1. Field of the Invention
The invention is related to the production method of group III-nitride wafers using the ammonothermal method combined with cutting and processing of an ingot to improve the crystal quality from an initial group III-nitride seed.
2. Description of the Existing Technology
(Note: This patent application refers to several publications and patents as indicated with numbers within brackets, e.g., [x]. A list of these publications and patents can be found in the section entitled “References.”)
Gallium nitride (GaN) and its related group III alloys are the key material for various opto-electronic and electronic devices such as light emitting diodes (LEDs), laser diodes (LDs), microwave power transistors, and solar-blind photo detectors. Currently LEDs are widely used in cell phones, indicators, displays, and LDs are used in data storage disc drives. However, the majority of these devices are grown epitaxially on heterogeneous substrates, such as sapphire and silicon carbide. The heteroepitaxial growth of group III-nitride causes highly defected or even cracked films, which hinders the realization of high-end optical and electronic devices, such as high-brightness LEDs for general lighting or high-power microwave transistors.

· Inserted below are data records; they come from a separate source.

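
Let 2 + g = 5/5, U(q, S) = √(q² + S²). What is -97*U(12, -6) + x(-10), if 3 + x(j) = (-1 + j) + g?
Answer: -15 - 582*√5 ≈ -1316.4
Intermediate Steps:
U(q, S) = √(S² + q²)
g = -1 (g = -2 + 5/5 = -2 + 5*(⅕) = -2 + 1 = -1)
x(j) = -5 + j (x(j) = -3 + ((-1 + j) - 1) = -3 + (-2 + j) = -5 + j)
-97*U(12, -6) + x(-10) = -97*√((-6)² + 12²) + (-5 - 10) = -97*√(36 + 144) - 15 = -582*√5 - 15 = -15 - 582*√5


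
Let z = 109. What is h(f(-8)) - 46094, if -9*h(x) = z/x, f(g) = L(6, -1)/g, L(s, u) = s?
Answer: -1244102/27 ≈ -46078.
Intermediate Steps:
f(g) = 6/g
h(x) = -109/(9*x)
h(f(-8)) - 46094 = -109/(9*(6/(-8))) - 46094 = -109/(9*(6*(-⅛))) - 46094 = -109/(9*(-¾)) - 46094 = -109/9*(-4/3) - 46094 = 436/27 - 46094 = -1244102/27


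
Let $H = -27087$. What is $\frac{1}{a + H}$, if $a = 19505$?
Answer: $- \frac{1}{7582} \approx -0.00013189$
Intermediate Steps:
$\frac{1}{a + H} = \frac{1}{19505 - 27087} = \frac{1}{-7582} = - \frac{1}{7582}$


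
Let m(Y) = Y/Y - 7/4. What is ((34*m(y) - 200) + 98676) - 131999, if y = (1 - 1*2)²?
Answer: -67097/2 ≈ -33549.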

Most of the problems inherent in heteroepitaxial growth could be avoided by instead using homoepitaxial growth with single crystalline group III-nitride wafers sliced from bulk group III-nitride crystal ingots for homoepitaxy. For the majority of devices, single crystalline GaN wafers are favored because it is relatively easy to control the conductivity of the wafer and GaN wafers will provide the smallest lattice/thermal mismatch with device layers. Currently, however, the GaN wafers needed for homogeneous growth are extremely expensive compared to heteroeptiaxial substrates. This is because it has been difficult to grow group III-nitride crystal ingots due to their high melting point and high nitrogen vapor pressure at high temperature. Growth methods using molten Ga, such as high-pressure high-temperature synthesis [1,2] and sodium flux [3,4], have been proposed to grow GaN crystals. Nevertheless the crystal shape grown using molten Ga is a thin platelet because molten Ga has low solubility of nitrogen and a low diffusion coefficient of nitrogen.
An ammonothermal method, which is a solution growth method using high-pressure ammonia as a solvent, has been used to achieve successful growth of real bulk GaN ingots [5]. Ammonothermal growth has the potential for growing large GaN crystal ingots because high-pressure ammonia has advantages as a fluid medium including high solubility of source materials, such as GaN polycrystals or metallic Ga, and high transport speed of dissolved precursors.

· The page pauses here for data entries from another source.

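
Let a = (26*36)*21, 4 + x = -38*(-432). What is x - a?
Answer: -3244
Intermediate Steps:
x = 16412 (x = -4 - 38*(-432) = -4 + 16416 = 16412)
a = 19656 (a = 936*21 = 19656)
x - a = 16412 - 1*19656 = 16412 - 19656 = -3244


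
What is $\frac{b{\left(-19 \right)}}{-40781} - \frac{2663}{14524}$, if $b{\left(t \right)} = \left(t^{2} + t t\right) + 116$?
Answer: $- \frac{120770915}{592303244} \approx -0.2039$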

Currently, state-of-the-art ammonothermal method [6-8] relies on seed crystals to produce large ingots. A lack of large seed crystals free of strains and defects limits the growth of high quality bulk GaN ingots with a diameter of 3″ or greater. Several potential seeds produced by different methods exist; however the seeds tend to be either small or defective. For instance, 2″ free standing GaN wafers have been produced by the Hydride Vapor Phase Epitaxy (HVPE) on sapphire or SiC substrates. Due to the large lattice mismatch between GaN and the sapphire or SiC substrates, the resulting GaN growth is bowed, strained and has a large defect density. Continued growth on a free standing seed produced by HVPE typically produces defective growth. In contrast, GaN crystals produced by the high pressure synthesis or sodium flux method tend to have high quality but limited size and availability. A method to improve defective seed crystals would improve the feasibility of producing large ingots suitable for use as substrates for devices.